Me dijeron que Tío Antonio era un tipo “bien peleón”. Así que me fui a por él, a su Café de las Sonrisas —sonreír y pelear se parecen—, situado en la calle Real Xalteva, “de la Iglesia de la Merced a media cuadra al Este”. En América Central lo de las direcciones es como un acertijo de orientación. Y yo, disléxico, y que ando sin teléfono inteligente de esos que te colocan en un planito, me perdía a cada rato.
La calle Real Xalteva traza la historia de Granada: va del Parque Central a la Fortaleza de la Pólvora y pasa por delante de la iglesia de La Merced, de la iglesia de Xalteva y de la capilla María Auxiliadora, que quedan así unidas con la catedral, de donde sale la imagen de la Virgen María durante la fiesta de La Gritería. A mitad de camino está el Parque Xalteva, antiguo emplazamiento de la muralla que separaba la Granada de los españoles de la de los indígenas. Desde entonces, Granada es dos: la utópica y la real.
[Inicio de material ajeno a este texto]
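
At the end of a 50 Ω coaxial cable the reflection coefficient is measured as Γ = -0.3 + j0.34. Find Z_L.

Z_L = Z_0·(1 + Γ)/(1 − Γ) = 50·(0.7 + j0.34)/(1.3 − j0.34)

Z_L ≈ 22 + j18.8 Ω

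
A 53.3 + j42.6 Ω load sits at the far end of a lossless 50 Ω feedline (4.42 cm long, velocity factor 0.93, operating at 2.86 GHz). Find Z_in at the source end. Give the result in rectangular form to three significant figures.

λ = v/f = 0.93·c / 2.86 GHz = 0.0976 m
βl = 2π·l/λ = 2π × 0.453 = 163°
tan(βl) = tan(163°) = -0.304
Z_in = Z_0·(Z_L + jZ_0·tanβl)/(Z_0 + jZ_L·tanβl)
     = 50·(53.3 + j27.4)/(62.9 − j16.2)

Z_in ≈ 34.5 + j30.6 Ω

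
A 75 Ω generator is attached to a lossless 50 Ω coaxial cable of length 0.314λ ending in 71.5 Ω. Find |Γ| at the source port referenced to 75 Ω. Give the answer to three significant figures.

βl = 2π × 0.314 = 113°
tan(βl) = -2.35
Z_in = Z_0·(Z_L + jZ_0·tanβl)/(Z_0 + jZ_L·tanβl) = 37.9 + j9.98 Ω
Γ_s = (Z_in − Z_s)/(Z_in + Z_s) = (-37.1 + j9.98)/(113 + j9.98), |Γ_s| = 0.339

|Γ| ≈ 0.339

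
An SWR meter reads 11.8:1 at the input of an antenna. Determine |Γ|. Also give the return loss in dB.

|Γ| ≈ 0.844; return loss ≈ 1.48 dB

|Γ| = (S − 1)/(S + 1) = (11.8 − 1)/(11.8 + 1) = 10.8/12.8
RL = −20·log₁₀|Γ| = −20·log₁₀(0.844)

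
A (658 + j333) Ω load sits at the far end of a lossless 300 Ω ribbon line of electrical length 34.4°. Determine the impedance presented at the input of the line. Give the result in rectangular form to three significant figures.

Z_in ≈ 418 − j371 Ω

tan(βl) = tan(34.4°) = 0.685
Z_in = Z_0·(Z_L + jZ_0·tanβl)/(Z_0 + jZ_L·tanβl)
     = 300·(658 + j538)/(72 + j451)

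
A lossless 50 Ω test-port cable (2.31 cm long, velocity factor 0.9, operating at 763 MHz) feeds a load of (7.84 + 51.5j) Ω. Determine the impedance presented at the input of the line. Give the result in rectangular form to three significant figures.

λ = v/f = 0.9·c / 763 MHz = 0.354 m
βl = 2π·l/λ = 2π × 0.0653 = 23.5°
tan(βl) = tan(23.5°) = 0.435
Z_in = Z_0·(Z_L + jZ_0·tanβl)/(Z_0 + jZ_L·tanβl)
     = 50·(7.84 + j73.2)/(27.6 + j3.41)

Z_in ≈ 30.1 + j129 Ω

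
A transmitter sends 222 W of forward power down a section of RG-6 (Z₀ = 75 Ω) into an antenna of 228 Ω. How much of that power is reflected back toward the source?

P_reflected ≈ 56.6 W

Γ = (228 − 75)/(228 + 75) = 0.505
|Γ|² = 0.255
P_refl = |Γ|²·P_inc = 56.6 W, P_del = (1 − |Γ|²)·P_inc = 165 W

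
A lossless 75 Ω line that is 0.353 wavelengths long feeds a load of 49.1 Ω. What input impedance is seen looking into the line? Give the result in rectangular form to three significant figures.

βl = 2π × 0.353 = 127°
tan(βl) = tan(127°) = -1.32
Z_in = Z_0·(Z_L + jZ_0·tanβl)/(Z_0 + jZ_L·tanβl)
     = 75·(49.1 − j99.2)/(75 − j65)

Z_in ≈ 77.2 − j32.4 Ω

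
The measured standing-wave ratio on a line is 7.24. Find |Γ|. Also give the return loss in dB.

|Γ| = (S − 1)/(S + 1) = (7.24 − 1)/(7.24 + 1) = 6.24/8.24
RL = −20·log₁₀|Γ| = −20·log₁₀(0.757)

|Γ| ≈ 0.757; return loss ≈ 2.41 dB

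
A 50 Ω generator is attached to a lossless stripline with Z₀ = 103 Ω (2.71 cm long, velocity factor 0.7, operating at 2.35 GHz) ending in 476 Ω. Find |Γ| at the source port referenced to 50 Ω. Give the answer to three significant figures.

λ = v/f = 0.7·c / 2.35 GHz = 0.0894 m
βl = 2π·l/λ = 2π × 0.303 = 109°
tan(βl) = -2.88
Z_in = Z_0·(Z_L + jZ_0·tanβl)/(Z_0 + jZ_L·tanβl) = 24.8 + j33.9 Ω
Γ_s = (Z_in − Z_s)/(Z_in + Z_s) = (-25.2 + j33.9)/(74.8 + j33.9), |Γ_s| = 0.514

|Γ| ≈ 0.514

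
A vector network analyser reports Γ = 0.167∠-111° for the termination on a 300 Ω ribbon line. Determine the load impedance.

Z_L ≈ 254 − j81.5 Ω

Z_L = Z_0·(1 + Γ)/(1 − Γ) = 300·(0.94 − j0.156)/(1.06 + j0.156)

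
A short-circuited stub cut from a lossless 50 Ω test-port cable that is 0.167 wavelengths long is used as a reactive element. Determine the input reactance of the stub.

βl = 2π × 0.167 = 60.1°
tan(βl) = 1.74
For a short-circuited stub, Z_in = jZ_0·tan(βl)

X_in ≈ 87 Ω (inductive)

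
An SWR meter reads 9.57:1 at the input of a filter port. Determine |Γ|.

|Γ| = (S − 1)/(S + 1) = (9.57 − 1)/(9.57 + 1) = 8.57/10.6

|Γ| ≈ 0.811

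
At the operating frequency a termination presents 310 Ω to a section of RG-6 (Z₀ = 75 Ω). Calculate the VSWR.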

Indiqué el dibujo de un jugo y de una papaya y el chico sonrió para decirme que enseguida. Tío Antonio me esperaba en la sala donde gestionan el centro social. Una frase de Galeano escrita en un cartel de la entrada indicaba donde estábamos: “La utopía está en el horizonte. Camino dos pasos, ella se aleja dos pasos y el horizonte se corre diez pasos más allá. ¿Entonces para qué sirve la utopía? Para eso, sirve para caminar”.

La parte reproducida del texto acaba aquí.